Among more than 120,000 adults, those who sat more than six hours a day in their leisure time were significantly more likely to die in a 14-year period than those who sat less than three hours, according to Alpa Patel of the American Cancer Society in Atlanta, and colleagues.
The association was stronger in women than in men, the researchers reported online in the American Journal of Epidemiology.
The findings were independent of physical activity levels, body mass index, smoking and several other factors contributing to mortality risk.
According to the researchers, sedentary time may be related to mortality risk because sitting may be associated with other unhealthy behaviors, like excessive eating. In addition, sitting too much could have adverse metabolic effects.
"Public health messages and guidelines should be refined to include reducing time spent sitting in addition to promoting physical activity," Patel and colleagues wrote.
Numerous studies have identified a relationship between high levels of physical activity and reduced risks of death and a multitude of health problems.

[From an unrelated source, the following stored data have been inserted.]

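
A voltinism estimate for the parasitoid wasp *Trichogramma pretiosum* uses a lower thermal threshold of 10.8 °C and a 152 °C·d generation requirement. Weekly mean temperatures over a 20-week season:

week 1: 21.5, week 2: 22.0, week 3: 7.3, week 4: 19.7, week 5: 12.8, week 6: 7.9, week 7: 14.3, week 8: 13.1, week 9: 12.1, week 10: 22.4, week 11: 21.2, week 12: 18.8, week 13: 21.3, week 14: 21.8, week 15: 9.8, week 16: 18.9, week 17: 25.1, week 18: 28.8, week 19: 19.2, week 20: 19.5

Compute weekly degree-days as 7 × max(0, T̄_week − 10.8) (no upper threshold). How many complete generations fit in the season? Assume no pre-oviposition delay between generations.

6 generations

Weekly DD (7 × max(0, T̄ − 10.8)): 74.9, 78.4, 0.0, 62.3, 14.0, 0.0, 24.5, 16.1, 9.1, 81.2, 72.8, 56.0, 73.5, 77.0, 0.0, 56.7, 100.1, 126.0, 58.8, 60.9.
Season total = 1042.3 DD.
Complete generations = ⌊1042.3 / 152⌋ = 6.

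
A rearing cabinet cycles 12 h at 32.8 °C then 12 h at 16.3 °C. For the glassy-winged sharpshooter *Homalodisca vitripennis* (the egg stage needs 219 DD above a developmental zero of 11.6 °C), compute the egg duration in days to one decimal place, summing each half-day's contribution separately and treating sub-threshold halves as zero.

Day half: max(0, 32.8 − 11.6) × 0.5 = 21.2 × 0.5 = 10.60 DD.
Night half: max(0, 16.3 − 11.6) × 0.5 = 4.7 × 0.5 = 2.35 DD.
Per 24 h: 12.95 DD/day.
Duration = 219 / 12.95 = 16.911 ≈ 16.9 days.

16.9 days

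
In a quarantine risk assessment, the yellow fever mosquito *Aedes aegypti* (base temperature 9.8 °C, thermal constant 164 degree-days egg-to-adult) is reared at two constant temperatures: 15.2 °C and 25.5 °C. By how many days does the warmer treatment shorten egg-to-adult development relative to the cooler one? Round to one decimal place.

19.9 days

At 15.2 °C: 164 / (15.2 − 9.8) = 164 / 5.4 = 30.370 d.
At 25.5 °C: 164 / (25.5 − 9.8) = 164 / 15.7 = 10.446 d.
Difference = |30.370 − 10.446| = 19.925 ≈ 19.9 days.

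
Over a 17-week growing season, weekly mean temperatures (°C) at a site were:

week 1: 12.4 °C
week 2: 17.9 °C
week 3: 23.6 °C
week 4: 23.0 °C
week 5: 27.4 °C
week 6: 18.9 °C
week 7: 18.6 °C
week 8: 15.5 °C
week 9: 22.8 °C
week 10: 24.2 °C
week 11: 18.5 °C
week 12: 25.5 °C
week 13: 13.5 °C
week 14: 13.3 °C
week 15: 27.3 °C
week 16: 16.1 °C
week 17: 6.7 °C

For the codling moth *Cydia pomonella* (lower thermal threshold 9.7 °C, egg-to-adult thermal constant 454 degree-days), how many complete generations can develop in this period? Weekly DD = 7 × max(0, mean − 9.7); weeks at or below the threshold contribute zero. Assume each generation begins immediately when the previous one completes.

2 generations

Weekly DD (7 × max(0, T̄ − 9.7)): 18.9, 57.4, 97.3, 93.1, 123.9, 64.4, 62.3, 40.6, 91.7, 101.5, 61.6, 110.6, 26.6, 25.2, 123.2, 44.8, 0.0.
Season total = 1143.1 DD.
Complete generations = ⌊1143.1 / 454⌋ = 2.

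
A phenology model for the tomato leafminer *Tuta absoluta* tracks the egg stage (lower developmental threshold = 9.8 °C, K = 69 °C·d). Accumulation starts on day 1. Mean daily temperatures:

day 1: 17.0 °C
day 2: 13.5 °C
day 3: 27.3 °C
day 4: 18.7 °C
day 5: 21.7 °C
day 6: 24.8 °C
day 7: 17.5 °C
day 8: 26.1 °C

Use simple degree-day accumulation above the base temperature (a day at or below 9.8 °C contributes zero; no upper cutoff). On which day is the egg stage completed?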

Few studies, however, have examined the association between time spent sitting and mortality.
Patel and her colleagues evaluated data from the ACS's Cancer Prevention Study II Nutrition Cohort, a large, prospective study of cancer incidence and mortality.
At baseline, the participants completed a questionnaire detailing -- among other things -- the amount of time they spent sitting and exercising in their leisure time.
The current analysis included 53,440 men and 69,776 women who were healthy at the beginning of the study.
During the 14-year follow-up, there were 11,307 deaths in men and 7,923 in women.
Even though the link between sitting and risk of death was greatest for those participants who sat at least six hours a day, there was a significant association among both men and women who sat three to five hours as well.
Physical Activity Still Plays Part in Staving Off Death
As expected from previous studies, there was a significant inverse relationship between physical activity levels and mortality risk. The risk of dying during follow-up was greatest among participants who sat the most and exercised the least.
Broken down by cause, death from cardiovascular disease was significantly associated with both sitting time and physical activity levels in men and women. Cancer mortality, on the other hand, was only related to sedentary time and physical activity among women.
Patel and her colleagues acknowledged that the study was limited by the lack of data on occupational physical activity and time spent sitting. In addition, the analysis relied on self-reported data, which could be subject to bias. And finally, the researchers could not differentiate between types of sitting (while driving, watching TV, reading); energy expenditure and behavior might vary with the type of sitting.